We have implemented a new online instant messenger and course note sharing system for the 2008-2009 school year. This new initiative has been headed up by; its goal is to help our students meet their fellow classmates and exchange information. Through this new online system, students will be able to share questions and course material with their peers. We encourage you to create your account in order to help us better understand your needs as a student.



HHHHHHHH J. Campus Representative

From: VC
Date: Sun, Dec 7, 2008 at 8:20 AM
Subject: Job Offer

Dear ,
Do you want to participate in the greatest Mystery Shopping quests nationwide? Have you ever wondered how Mystery Shoppers are recruited and how prosperous companies keep up doing business in the highly competitive business world? The answer is that many companies are recruiting young, creative, observant, and responsible individuals like you to give their feedback on various products and customer services and thus improve their quality.

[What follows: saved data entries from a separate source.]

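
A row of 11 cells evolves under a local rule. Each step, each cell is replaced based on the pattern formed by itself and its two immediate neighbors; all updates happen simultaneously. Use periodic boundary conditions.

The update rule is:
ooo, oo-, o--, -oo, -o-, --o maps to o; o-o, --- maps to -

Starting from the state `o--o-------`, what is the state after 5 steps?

ooooo-----o
oooooo---oo
ooooooo-ooo
ooooooo-ooo  (fixed point — unchanged through step 5)

ooooooo-ooo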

As a Mystery Shopper you have only one responsibility: Act as a real customer while evaluating the place you are sent to mystery shop and enjoy all the benefits that go along with your job. Remember that you have nothing to lose, because you are awarded generously for your efforts:

-You get paid between $10 and $40 per hour for each mystery shopping assignment;
-You keep all things that you have purchased for free;
-You watch movies, eat in restaurants, and visit amusement parks for free;
-You are turning your most enjoyable hobby into a well-paying activity.

Be aware that as a Mystery Shopper you can earn on average $100 to $300 per week. The most experienced and hard-working shoppers earn up to $500 weekly. This well-paying job gives you the possibility to visit and observe shops, restaurants, banks, movie theaters, etc. in order to find their flaws and help their owners correct and improve them. You can be a Mystery Shopper whenever you have time, because there is no fixed timetable and you are not obliged to take all the assignments offered.

If you are interested and would like to give a shot to this intriguing job offer, just write me back and I will provide you with more pertinent information.